In any case, I'm eager to learn more about hair care, though I have never met anyone with hair quite like mine before. It is more common among multiracial individuals than anyone else, but even there it seems to be quite rare. *shrug* I'm tired of my thin, super-fine hair breaking off if I look at it funny, let alone touch it. I went water only a few months ago and developed an awesome waxy coating over my hair that I just loved, because my hair was smooth and shiny and well-behaved whether curly or straightened (again, not with heat or chemicals but just by putting it back into a bun). Last week, after reading here, I tried an egg/honey/oil conditioner and it stripped the waxy coating away, so I'm back to ultra-fine floofiness and constant breakage.

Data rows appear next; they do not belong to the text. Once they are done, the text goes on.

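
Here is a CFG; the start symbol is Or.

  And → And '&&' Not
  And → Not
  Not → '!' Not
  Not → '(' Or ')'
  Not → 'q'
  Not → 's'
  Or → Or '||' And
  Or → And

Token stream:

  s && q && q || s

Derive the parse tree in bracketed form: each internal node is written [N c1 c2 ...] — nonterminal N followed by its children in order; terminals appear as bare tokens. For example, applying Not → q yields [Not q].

[Or [Or [And [And [And [Not s]] && [Not q]] && [Not q]]] || [And [Not s]]]

Or
Or || And
And || And
And && Not || And
And && Not && Not || And
Not && Not && Not || And
s && Not && Not || And
s && q && Not || And
s && q && q || And
s && q && q || Not
s && q && q || s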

Yeah, it's soft and shiny, but it was shiny before-- now it feels like baby hair again, it's constantly tangling and floofing and breaking and it's driving me up a wall. Aside from henna (I'm g-6-pd deficient) what can I do to thicken my hair up a bit, preferably without squashing my curls? I'm back to water only, but the waxy coating does not seem to be returning.
In fact, I'm starting to think that maybe it wasn't my own sebum at all, but a leftover residue from the conditioner I'd been using before. I would rather not start conditioning my hair with the same silicone-laden stuff again (I like being a hippie!), but if that's all I can do then that's all I can do.